Marguerite Duras

 

I remember the face of the young girl on the cover of Duras’s The Lover, and I remember liking that girl with Greta Garbo eyebrows. I didn’t know then it was the author in her youth. I was in the Librería Gandhi in Chimalistac, Elena Poniatowska’s neighborhood in Mexico City, before an appointment with Elena. To be more exact, it was Norma Alarcón who had an appointment with Elena; I was tagging along. So this was when I first met the great Elena and this was also when I first met Marguerite. I would later read Duras’s other books that retell the same story as in The Lover, books written before and after. And like Christopher Isherwood’s Christopher and His Kind, it would aim to tell again a story from youth, but with revisions, as if with age we come closer to the bull’s-eye of being admitted the truth. The science writer Jonah Lehrer claims we never revisit a memory without altering it. If this is true, then perhaps all memory is a chance at storytelling, and every story brings us closer to revealing ourselves to ourselves. I promise to revisit what goes unsaid here in my next collection. The critic and Washington Post Book World editor Marie Arana prompted my writing this for a February 2005 publication. I felt like I’d been waiting forever to tell this story; it leapt like a dolphin from my heart to the page.

 

I was thirty the summer I met Marguerite Duras’s The Lover. This was in Mexico City, 1985. I was supposed to be finishing my book of poetry. The truth, I was fleeing the man who had created and then destroyed me. In a few months Mexico City would be destroyed too, by earthquake. In a few years, Emiliano Zapata* would rise from the dead in Chiapas. But this was before. Without knowing what lay ahead I boarded a bus south to San Cristóbal and disappeared into the fury of jungle and fury of story that is Duras’s novel.

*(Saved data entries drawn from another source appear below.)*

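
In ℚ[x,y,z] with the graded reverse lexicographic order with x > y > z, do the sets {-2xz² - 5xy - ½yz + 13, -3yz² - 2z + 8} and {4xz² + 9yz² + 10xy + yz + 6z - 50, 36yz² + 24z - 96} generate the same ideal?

Since reduced Gröbner bases are canonical representatives of ideals under a given ordering, it suffices to compute and compare them.
Buchberger on the first generating set:
f_1 = -2xz² - 5xy - ½yz + 13, LT = xz².
f_2 = -3yz² - 2z + 8, LT = yz².

S(f_1,f_2): lcm = xyz². S = 5/2xy² + ¼y²z - ⅔xz + 8/3x - 13/2y.
  leading term xy²: no divisor's leading term divides it; move 5/2xy² to the remainder.
  leading term y²z: no divisor's leading term divides it; move ¼y²z to the remainder.
  leading term xz: no divisor's leading term divides it; move -⅔xz to the remainder.
  leading term x: no divisor's leading term divides it; move 8/3x to the remainder.
  leading term y: no divisor's leading term divides it; move -13/2y to the remainder.
  remainder 5/2xy² + ¼y²z - ⅔xz + 8/3x - 13/2y ≠ 0; add g_3 = 5/2xy² + ¼y²z - ⅔xz + 8/3x - 13/2y to the basis.

The other S-polynomials (S(f_1,g_3), S(f_2,g_3)) all reduce to 0 modulo the current basis, so we have a Gröbner basis.
Inter-reduce: drop elements whose leading term is divisible by another's, tail-reduce, and make monic.
Reduced Gröbner basis: {xy² + 1/10y²z - 4/15xz + 16/15x - 13/5y, xz² + 5/2xy + ¼yz - 13/2, yz² + ⅔z - 8/3}.

Buchberger on the second generating set:
h_1 = 4xz² + 9yz² + 10xy + yz + 6z - 50, LT = xz².
h_2 = 36yz² + 24z - 96, LT = yz².

S(h_1,h_2): lcm = xyz². S = 9/4y²z² + 5/2xy² + ¼y²z - ⅔xz + 3/2yz + 8/3x - 25/2y.
  leading term y²z²: subtract (1/16y)·h_2 from 9/4y²z² + 5/2xy² + ¼y²z - ⅔xz + 3/2yz + 8/3x - 25/2y → 5/2xy² + ¼y²z - ⅔xz + 8/3x - 13/2y
  leading term xy²: no divisor's leading term divides it; move 5/2xy² to the remainder.
  leading term y²z: no divisor's leading term divides it; move ¼y²z to the remainder.
  leading term xz: no divisor's leading term divides it; move -⅔xz to the remainder.
  leading term x: no divisor's leading term divides it; move 8/3x to the remainder.
  leading term y: no divisor's leading term divides it; move -13/2y to the remainder.
  remainder 5/2xy² + ¼y²z - ⅔xz + 8/3x - 13/2y ≠ 0; add k_3 = 5/2xy² + ¼y²z - ⅔xz + 8/3x - 13/2y to the basis.

The other S-polynomials (S(h_1,k_3), S(h_2,k_3)) all reduce to 0 modulo the current basis, so we have a Gröbner basis.
Inter-reduce: drop elements whose leading term is divisible by another's, tail-reduce, and make monic.
Reduced Gröbner basis: {xy² + 1/10y²z - 4/15xz + 16/15x - 13/5y, xz² + 5/2xy + ¼yz - 13/2, yz² + ⅔z - 8/3}.

The two bases agree; hence the ideals are identical.
The choice of monomial ordering does not affect the verdict — as long as both bases are computed under the same ordering, their equality decides ideal equality.

Yes, the ideals are equal.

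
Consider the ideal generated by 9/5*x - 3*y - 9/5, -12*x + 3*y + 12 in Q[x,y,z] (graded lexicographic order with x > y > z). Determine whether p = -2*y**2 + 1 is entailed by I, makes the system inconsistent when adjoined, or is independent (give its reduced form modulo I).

First compute the reduced Gröbner basis of I by Buchberger's algorithm.
f_1 = 9/5*x - 3*y - 9/5, LT = x.
f_2 = -12*x + 3*y + 12, LT = x.

S(f_1,f_2): lcm = x. S = -17/12*y.
  reduce S modulo (f_1, f_2):
  remainder -17/12*y ≠ 0; add h_3 = -17/12*y to the basis.

The other S-polynomials (S(f_1,h_3), S(f_2,h_3)) all reduce to 0 modulo the current basis, so we have a Gröbner basis.
Inter-reduce: drop elements whose leading term is divisible by another's, tail-reduce, and make monic.
Reduced Gröbner basis: {x - 1, y}.
Label its elements g_1 = x - 1, g_2 = y.

Reduce p = -2*y**2 + 1 modulo G:
  leading term y**2: subtract (-2*y)·g_2 from -2*y**2 + 1 → 1
  leading term 1: no divisor's leading term divides it; move 1 to the remainder.
  normal form = 1.
The normal form is nonzero, so p ∉ I. Since p minus its normal form lies in I, I + (p) = I + (r) where r = 1; decide whether this ideal is the whole ring.
Here r = 1 is a nonzero constant, hence a unit: 1 ∈ I + (p), the Gröbner basis of I + (p) is {1}, and the enlarged system has no common solution — adjoining p is inconsistent.

Adjoining -2*y**2 + 1 makes the ideal the whole ring: the system is inconsistent.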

The story begins in a second-class bus just like the one I was riding that day, but in colonial French Vietnam. A young girl crosses a river, and then crosses color and class lines in love. I’d done much the same in my disastrous affair.

I read through several landscapes, and finally on the perilous mountain road beyond Tuxtla Gutiérrez I found myself at the book’s finale, when the lover, unlike my lover, declares his love for her. After all and everything. After their lives were almost over. He still loved her, he would always love her, he said.

Then it was as if I’d been poured back into the shell of my body. And I became aware of the heat of the bus seat sticking to my back and thighs, and the hoarse grinding of the bus gears as it lurched us forward, and the snoring of my bus companions, and the drowsy jungle scent.

To say I was overwhelmed at that moment wouldn’t be precise. At that moment with events quivering before and after me, and me in that nowhere and everywhere called my life, I was, as one would say in Spanish, “emotioned.” I had read the novel in Spanish, the language of my lover, the language of my father. And now the last sentence, in Spanish, reverberated inside me like a live thing. I wanted to slide the dusty bus windows down and shout in that language to all the savage beauty of the world—“He said he would love her until death, did you hear? ¡Hasta la muerte!


* On New Year’s Eve, 1993, in the Mexican state of Chiapas, the Mayan Indians rose up under the name of Mexican revolutionary leader Emiliano Zapata in defense of their land and rights.